UCSB professor Shuji Nakamura wins Queen Elizabeth Prize
In a Japanese lab nearly 30 years ago, a revolutionary innovation was born.
After years of trial and error, Japanese engineer and current UCSB professor Shuji Nakamura developed the blue LED light, a highly sought engineering development that would forever change the future of solid-state lighting.
It was lighting that did not require the electrical filaments found in incandescent lights for power.
Using gallium nitrate (GaN) crystals, Dr. Nakamura’s 1993 discovery paved the way for the development of not only blue LEDs, but the creation of the revolutionary white LED that now powers society’s high-tech lighting and displays.
LED light is utilized in a number of ways in the modern-day, from powering Christmas lights to illuminating computer screens and iPhones.
Since the creation of the first red LED (light-emitting diode) in the 1960s, LED lights have been largely regarded as the future of energy-efficient lighting.
LEDs produce light by passing energy through a semiconductor (like a diode). When powered by electricity, the LED emits light. In comparison to traditional light bulbs, which utilizes electrical wiring and heat to produce light, the white LED remains cool and uses less energy.
Dr. Nakamura’s invention earned him many accolades and rewards since its initial creation in the early 1990s. In 2014, Dr. Nakamura and his colleagues were awarded the Nobel Prize in Physics for the invention of the blue LED.
And just recently, Dr. Nakamura and other LED pioneers received the 2021 Queen Elizabeth Prize for Engineering.
“I was so surprised and so happy,” Dr.
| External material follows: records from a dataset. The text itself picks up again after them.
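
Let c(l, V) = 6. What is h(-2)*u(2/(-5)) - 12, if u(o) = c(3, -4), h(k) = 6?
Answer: 24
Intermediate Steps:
u(o) = 6
h(-2)*u(2/(-5)) - 12 = 6*6 - 12 = 36 - 12 = 24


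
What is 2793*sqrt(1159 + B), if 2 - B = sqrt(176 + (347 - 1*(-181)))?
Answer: 2793*sqrt(1161 - 8*sqrt(11)) ≈ 94073.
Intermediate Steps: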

Nakamura told the News-Press, adding that he felt honored to be recognized by such a famous international figure. “It’s the most popular name all over the world, and I became so excited and so happy because this is a very prestigious award.”
Dr. Nakamura, alongside LED pioneers Isamu Akaski, Nick Holonyak, Jr., M. George Craford and Russell Dupris, were awarded “not only for the global impact of LED and solid-state lighting but also for the tremendous contribution the technology has made and will continue to make, to reducing energy consumption and addressing climate change,” the QEPrize Foundation said.
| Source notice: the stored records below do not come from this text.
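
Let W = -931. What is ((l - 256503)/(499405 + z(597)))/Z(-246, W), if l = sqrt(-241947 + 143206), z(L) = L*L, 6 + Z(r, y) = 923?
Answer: -256503/784781438 + I*sqrt(98741)/784781438 ≈ -0.00032685 + 4.0041e-7*I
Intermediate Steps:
Z(r, y) = 917 (Z(r, y) = -6 + 923 = 917)
z(L) = L**2
l = I*sqrt(98741) (l = sqrt(-98741) = I*sqrt(98741) ≈ 314.23*I)
((l - 256503)/(499405 + z(597)))/Z(-246, W) = ((I*sqrt(98741) - 256503)/(499405 + 597**2))/917 = ((-256503 + I*sqrt(98741))/(499405 + 356409))*(1/917) = ((-256503 + I*sqrt(98741))/855814)*(1/917) = ((-256503 + I*sqrt(98741))*(1/855814))*(1/917) = (-256503/855814 + I*sqrt(98741)/855814)*(1/917) = -256503/784781438 + I*sqrt(98741)/784781438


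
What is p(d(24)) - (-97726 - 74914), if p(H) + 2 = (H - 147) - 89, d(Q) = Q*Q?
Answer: 172978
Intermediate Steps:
d(Q) = Q²
p(H) = -238 + H (p(H) = -2 + ((H - 147) - 89) = -2 + ((-147 + H) - 89) = -2 + (-236 + H) = -238 + H)
p(d(24)) - (-97726 - 74914) = (-238 + 24²) - (-97726 - 74914) = (-238 + 576) - 1*(-172640) = 338 + 172640 = 172978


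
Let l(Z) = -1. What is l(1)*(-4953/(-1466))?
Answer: -4953/1466 ≈ -3.3786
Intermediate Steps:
l(1)*(-4953/(-1466)) = -(-4953)/(-1466) = -(-4953)*(-1)/1466 = -1*4953/1466 = -4953/1466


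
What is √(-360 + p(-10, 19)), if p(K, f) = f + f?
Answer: I*√322 ≈ 17.944*I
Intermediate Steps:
p(K, f) = 2*f
√(-360 + p(-10, 19)) = √(-360 + 2*19) = √(-360 + 38) = √(-322) = I*√322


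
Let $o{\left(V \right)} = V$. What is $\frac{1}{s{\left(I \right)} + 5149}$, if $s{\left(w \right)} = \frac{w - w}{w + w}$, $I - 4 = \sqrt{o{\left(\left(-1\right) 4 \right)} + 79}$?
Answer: $\frac{1}{5149} \approx 0.00019421$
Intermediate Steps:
$I = 4 + 5 \sqrt{3}$ ($I = 4 + \sqrt{\left(-1\right) 4 + 79} = 4 + \sqrt{-4 + 79} = 4 + \sqrt{75} = 4 + 5 \sqrt{3} \approx 12.66$)
$s{\left(w \right)} = 0$ ($s{\left(w \right)} = \frac{0}{2 w} = 0 \frac{1}{2 w} = 0$)
$\frac{1}{s{\left(I \right)} + 5149} = \frac{1}{0 + 5149} = \frac{1}{5149}$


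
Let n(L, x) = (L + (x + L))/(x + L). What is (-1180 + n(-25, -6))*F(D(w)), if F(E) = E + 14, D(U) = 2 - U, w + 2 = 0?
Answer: -657432/31 ≈ -21207.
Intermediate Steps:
w = -2 (w = -2 + 0 = -2)
n(L, x) = (x + 2*L)/(L + x) (n(L, x) = (L + (L + x))/(L + x) = (x + 2*L)/(L + x))
F(E) = 14 + E
(-1180 + n(-25, -6))*F(D(w)) = (-1180 + (-6 + 2*(-25))/(-25 - 6))*(14 + (2 - 1*(-2))) = (-1180 + (-6 - 50)/(-31))*(14 + (2 + 2)) = (-1180 - 1/31*(-56))*(14 + 4) = (-1180 + 56/31)*18 = -36524/31*18 = -657432/31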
According to the foundation, LED lighting is 75% more efficient than traditional fluorescent bulbs and lasts 25 times longer than traditional bulbs.
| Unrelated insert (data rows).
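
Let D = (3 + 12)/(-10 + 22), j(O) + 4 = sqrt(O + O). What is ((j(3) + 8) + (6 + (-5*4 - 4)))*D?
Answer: -35/2 + 5*sqrt(6)/4 ≈ -14.438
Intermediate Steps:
j(O) = -4 + sqrt(2)*sqrt(O) (j(O) = -4 + sqrt(O + O) = -4 + sqrt(2*O) = -4 + sqrt(2)*sqrt(O))
D = 5/4 (D = 15/12 = 15*(1/12) = 5/4 ≈ 1.2500)
((j(3) + 8) + (6 + (-5*4 - 4)))*D = (((-4 + sqrt(2)*sqrt(3)) + 8) + (6 + (-5*4 - 4)))*(5/4) = (((-4 + sqrt(6)) + 8) + (6 + (-20 - 4)))*(5/4) = ((4 + sqrt(6)) + (6 - 24))*(5/4) = ((4 + sqrt(6)) - 18)*(5/4) = (-14 + sqrt(6))*(5/4) = -35/2 + 5*sqrt(6)/4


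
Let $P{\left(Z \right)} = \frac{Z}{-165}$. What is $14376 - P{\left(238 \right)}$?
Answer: $\frac{2372278}{165} \approx 14377.0$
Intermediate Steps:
$P{\left(Z \right)} = - \frac{Z}{165}$ ($P{\left(Z \right)} = Z \left(- \frac{1}{165}\right) = - \frac{Z}{165}$)
$14376 - P{\left(238 \right)} = 14376 - \left(- \frac{1}{165}\right) 238 = 14376 - - \frac{238}{165} = 14376 + \frac{238}{165} = \frac{2372278}{165}$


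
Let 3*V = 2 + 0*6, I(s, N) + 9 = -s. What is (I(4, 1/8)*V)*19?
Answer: -494/3 ≈ -164.67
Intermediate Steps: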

Currently, Dr. Nakamura is a materials professor in the USCB College of Engineering. Advances in engineering are a driving force for the improvement of human life, Dr. Nakamura said.
“I think engineering is very important to improving human life because in engineering you have to make some sort of project,” Dr. Nakamura said. “It brings great improvement to human life.”
A number of Dr. Nakamura’s colleagues commended the engineer for receiving the Queen Elizabeth Prize this year, reflecting on his revolutionary discovery that illuminated the world in ways never before seen.
“Our campus is overjoyed that Professor Nakamura, along with four other colleagues, has received this international prize that is among the top engineering awards in the world, recognizing their transformational innovation that is of monumental benefit to humankind,” UCSB Chancellor Henry T. Yang said in a statement.
He added, “LED-based solid-state illumination is now widely deployed and realizing huge energy savings, (like) reducing greenhouse gases that are impacting climate change and helping to create sustainable lighting for the developing world.”
Steven DenBaars, a fellow engineering professor at UCSB, said in a statement that Dr. Nakamura’s accomplishments have resulted in a “10-fold” increase in energy-efficient lighting and are helping to pave the way to a significant drop in U.S. energy consumption.
The winners of the Queen Elizabeth Prize will be honored in a ceremony later this year and will be awarded a monetary prize of 1 million pounds.
“This year’s prize winners have not only helped humanity to achieve a greater degree of mastery over the environment, they have enabled us to do so in a sustainable way,” Lord Browne of Madingley, chair of the Queen Elizabeth Prize Foundation, said in a statement. “They have created a product which we now take for granted, but which will play a major role in ensuring that humanity can live in harmony with nature for many more centuries to come.”